Personal information
- Full name: Armando Shashoua Sarmiento
- Date of birth: 31 October 2000 (age 25)
- Place of birth: London, England
- Height: 1.78 m (5 ft 10 in)
- Position: Midfielder

Youth career
- 2008–2020: Tottenham Hotspur

Senior career*
- Years: Team / Apps / (Gls)
- 2020: Tottenham Hotspur / 0 / (0)
- 2020: → Atlético Baleares (loan) / 4 / (0)
- 2020–2022: Atlético Baleares / 43 / (4)
- 2022–2023: Ibiza / 10 / (0)
- 2023: → Córdoba (loan) / 10 / (0)
- 2023–2024: Atlético Baleares / 26 / (1)

= Armando Shashoua =

English footballer

Armando Shashoua Sarmiento (born 31 October 2000) is an English professional footballer who plays as a midfielder.

==Club career==
Born in London, Shashoua joined Tottenham Hotspur's Academy at the age of seven. On 26 January 2020, he moved to Spain and joined his brother at CD Atlético Baleares on loan until the end of the season.
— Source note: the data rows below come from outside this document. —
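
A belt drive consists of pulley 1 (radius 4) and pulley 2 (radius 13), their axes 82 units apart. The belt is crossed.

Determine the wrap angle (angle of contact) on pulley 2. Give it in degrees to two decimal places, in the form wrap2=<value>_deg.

wrap2=203.93_deg

crossed belt: β = asin((r1+r2)/C) = asin(17/82) = 11.9652°
wrap1 = wrap2 = π + 2β = 203.9303°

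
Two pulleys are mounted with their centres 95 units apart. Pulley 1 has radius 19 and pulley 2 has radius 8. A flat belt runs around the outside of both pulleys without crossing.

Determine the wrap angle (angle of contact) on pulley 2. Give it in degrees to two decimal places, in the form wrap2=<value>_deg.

open belt: β = asin((r2−r1)/C) = asin(-11/95) = -6.6492°
wrap1 = π − 2β = 193.2983°
wrap2 = π + 2β = 166.7017°

wrap2=166.70_deg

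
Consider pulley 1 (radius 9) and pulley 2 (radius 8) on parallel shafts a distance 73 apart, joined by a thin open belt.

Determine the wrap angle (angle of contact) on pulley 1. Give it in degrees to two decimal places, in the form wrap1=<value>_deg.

open belt: β = asin((r2−r1)/C) = asin(-1/73) = -0.7849°
wrap1 = π − 2β = 181.5698°
wrap2 = π + 2β = 178.4302°

wrap1=181.57_deg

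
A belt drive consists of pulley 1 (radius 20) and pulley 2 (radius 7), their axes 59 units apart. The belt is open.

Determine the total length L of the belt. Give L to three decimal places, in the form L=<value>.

open belt: β = asin((r2−r1)/C) = asin(-13/59) = -12.7289°
wrap1 = π − 2β = 205.4579°
wrap2 = π + 2β = 154.5421°
tangent length = C·cosβ = 57.5500
L = r1·wrap1 + r2·wrap2 + 2·C·cosβ = 20·3.5859 + 7·2.6973 + 2·57.5500 = 205.6992

L=205.699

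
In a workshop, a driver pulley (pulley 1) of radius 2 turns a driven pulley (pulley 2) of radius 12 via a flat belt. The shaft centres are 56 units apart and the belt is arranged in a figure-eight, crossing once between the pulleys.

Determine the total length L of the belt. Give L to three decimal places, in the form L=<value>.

L=159.501

crossed belt: β = asin((r1+r2)/C) = asin(14/56) = 14.4775°
wrap1 = wrap2 = π + 2β = 208.9550°
tangent length = C·cosβ = 54.2218
L = (r1+r2)·wrap + 2·C·cosβ = 14·3.6470 + 2·54.2218 = 159.5009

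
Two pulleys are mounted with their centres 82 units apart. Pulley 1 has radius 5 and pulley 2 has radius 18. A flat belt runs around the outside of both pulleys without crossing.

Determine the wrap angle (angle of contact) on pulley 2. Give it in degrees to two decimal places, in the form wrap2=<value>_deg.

wrap2=198.24_deg

open belt: β = asin((r2−r1)/C) = asin(13/82) = 9.1220°
wrap1 = π − 2β = 161.7561°
wrap2 = π + 2β = 198.2439°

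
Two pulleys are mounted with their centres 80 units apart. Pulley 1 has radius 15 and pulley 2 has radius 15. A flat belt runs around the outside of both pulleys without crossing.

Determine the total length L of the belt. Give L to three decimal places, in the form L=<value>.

L=254.248

open belt: β = asin((r2−r1)/C) = asin(0/80) = 0.0000°
wrap1 = π − 2β = 180.0000°
wrap2 = π + 2β = 180.0000°
tangent length = C·cosβ = 80.0000
L = r1·wrap1 + r2·wrap2 + 2·C·cosβ = 15·3.1416 + 15·3.1416 + 2·80.0000 = 254.2478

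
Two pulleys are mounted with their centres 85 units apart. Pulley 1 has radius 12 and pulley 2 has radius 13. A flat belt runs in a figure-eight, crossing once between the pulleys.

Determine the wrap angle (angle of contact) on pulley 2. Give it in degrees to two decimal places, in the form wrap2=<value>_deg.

crossed belt: β = asin((r1+r2)/C) = asin(25/85) = 17.1046°
wrap1 = wrap2 = π + 2β = 214.2093°

wrap2=214.21_deg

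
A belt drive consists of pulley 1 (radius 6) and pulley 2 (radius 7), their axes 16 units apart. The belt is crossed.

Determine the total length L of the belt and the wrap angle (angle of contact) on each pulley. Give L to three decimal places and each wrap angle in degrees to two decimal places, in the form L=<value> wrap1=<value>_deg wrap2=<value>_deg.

L=84.155 wrap1=288.68_deg wrap2=288.68_deg

crossed belt: β = asin((r1+r2)/C) = asin(13/16) = 54.3409°
wrap1 = wrap2 = π + 2β = 288.6818°
tangent length = C·cosβ = 9.3274
L = (r1+r2)·wrap + 2·C·cosβ = 13·5.0384 + 2·9.3274 = 84.1546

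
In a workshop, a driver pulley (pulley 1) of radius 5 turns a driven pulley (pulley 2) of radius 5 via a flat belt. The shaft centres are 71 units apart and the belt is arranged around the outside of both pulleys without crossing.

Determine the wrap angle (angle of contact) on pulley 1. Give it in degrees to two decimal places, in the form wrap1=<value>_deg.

open belt: β = asin((r2−r1)/C) = asin(0/71) = 0.0000°
wrap1 = π − 2β = 180.0000°
wrap2 = π + 2β = 180.0000°

wrap1=180.00_deg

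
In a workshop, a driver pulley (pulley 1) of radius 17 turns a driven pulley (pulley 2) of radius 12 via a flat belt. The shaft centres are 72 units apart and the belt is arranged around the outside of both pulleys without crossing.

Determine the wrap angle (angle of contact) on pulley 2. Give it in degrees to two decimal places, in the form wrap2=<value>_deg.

wrap2=172.04_deg

open belt: β = asin((r2−r1)/C) = asin(-5/72) = -3.9821°
wrap1 = π − 2β = 187.9642°
wrap2 = π + 2β = 172.0358°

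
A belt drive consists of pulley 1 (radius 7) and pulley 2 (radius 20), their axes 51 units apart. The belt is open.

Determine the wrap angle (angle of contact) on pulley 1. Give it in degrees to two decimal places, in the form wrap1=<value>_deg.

wrap1=150.46_deg

open belt: β = asin((r2−r1)/C) = asin(13/51) = 14.7678°
wrap1 = π − 2β = 150.4644°
wrap2 = π + 2β = 209.5356°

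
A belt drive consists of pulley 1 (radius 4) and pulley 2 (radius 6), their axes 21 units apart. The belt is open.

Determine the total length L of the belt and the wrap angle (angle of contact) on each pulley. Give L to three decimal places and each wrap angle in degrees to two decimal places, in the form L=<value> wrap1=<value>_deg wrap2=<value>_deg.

open belt: β = asin((r2−r1)/C) = asin(2/21) = 5.4650°
wrap1 = π − 2β = 169.0700°
wrap2 = π + 2β = 190.9300°
tangent length = C·cosβ = 20.9045
L = r1·wrap1 + r2·wrap2 + 2·C·cosβ = 4·2.9508 + 6·3.3324 + 2·20.9045 = 73.6065

L=73.607 wrap1=169.07_deg wrap2=190.93_deg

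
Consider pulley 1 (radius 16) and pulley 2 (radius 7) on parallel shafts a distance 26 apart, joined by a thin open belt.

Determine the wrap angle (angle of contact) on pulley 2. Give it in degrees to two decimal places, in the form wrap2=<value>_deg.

open belt: β = asin((r2−r1)/C) = asin(-9/26) = -20.2522°
wrap1 = π − 2β = 220.5045°
wrap2 = π + 2β = 139.4955°

wrap2=139.50_deg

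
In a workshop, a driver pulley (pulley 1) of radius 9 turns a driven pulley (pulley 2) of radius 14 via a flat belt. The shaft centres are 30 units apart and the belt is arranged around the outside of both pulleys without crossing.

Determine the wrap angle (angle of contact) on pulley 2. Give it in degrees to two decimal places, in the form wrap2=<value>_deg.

wrap2=199.19_deg

open belt: β = asin((r2−r1)/C) = asin(5/30) = 9.5941°
wrap1 = π − 2β = 160.8119°
wrap2 = π + 2β = 199.1881°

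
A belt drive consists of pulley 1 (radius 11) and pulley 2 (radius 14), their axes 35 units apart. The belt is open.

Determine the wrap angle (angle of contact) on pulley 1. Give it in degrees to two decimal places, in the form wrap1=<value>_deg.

open belt: β = asin((r2−r1)/C) = asin(3/35) = 4.9171°
wrap1 = π − 2β = 170.1658°
wrap2 = π + 2β = 189.8342°

wrap1=170.17_deg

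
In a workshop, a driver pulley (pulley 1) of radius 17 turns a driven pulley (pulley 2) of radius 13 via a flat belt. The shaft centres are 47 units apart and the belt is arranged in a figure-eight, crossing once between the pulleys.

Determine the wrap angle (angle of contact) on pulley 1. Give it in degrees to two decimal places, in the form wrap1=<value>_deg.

wrap1=259.33_deg

crossed belt: β = asin((r1+r2)/C) = asin(30/47) = 39.6650°
wrap1 = wrap2 = π + 2β = 259.3300°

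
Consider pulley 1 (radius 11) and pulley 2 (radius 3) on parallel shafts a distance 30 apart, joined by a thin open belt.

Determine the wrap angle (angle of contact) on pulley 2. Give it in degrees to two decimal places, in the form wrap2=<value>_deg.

wrap2=149.07_deg

open belt: β = asin((r2−r1)/C) = asin(-8/30) = -15.4660°
wrap1 = π − 2β = 210.9320°
wrap2 = π + 2β = 149.0680°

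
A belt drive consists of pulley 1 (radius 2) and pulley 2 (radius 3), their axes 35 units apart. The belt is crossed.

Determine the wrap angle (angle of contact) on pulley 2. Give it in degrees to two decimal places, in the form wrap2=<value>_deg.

wrap2=196.43_deg

crossed belt: β = asin((r1+r2)/C) = asin(5/35) = 8.2132°
wrap1 = wrap2 = π + 2β = 196.4264°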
Shashoua made his senior debut on 9 February 2020, coming on as a late substitute for Jordan Holsgrove in a 3–1 Segunda División B home win over Pontevedra CF. On 17 August, after four appearances, he moved to ATB on a permanent contract.

Shashoua scored his first senior goal on 25 November 2020, netting the equalizer in a 1–1 away draw against Real Madrid Castilla. In June 2022, he was close to a move to the latter side, but the move never materialized.

On 12 July 2022, Shashoua moved to Segunda División side UD Ibiza on a three-year deal. He made his professional debut on 14 August, starting in a 2–0 home loss against Granada CF.

On 25 January 2023, Shashoua joined Córdoba CF in the third level, on loan until the end of the season.

On 17 July 2023, Shashoua returned to Atlético Baleares, signing a one-year deal.

In February 2025, Shashoua joined the venture capital firm Nova based in San Francisco with people such as Benedict Wolff, Carlo Agostinelli, Koko Xu, and Henry Lien.

==Personal life==
His older brother Samuel is also a footballer and a midfielder; both played together for Atlético Baleares in 2020.

==International career==
Born in England, Shashoua is eligible to represent Venezuela, Egypt, Spain and the United States internationally through his parents.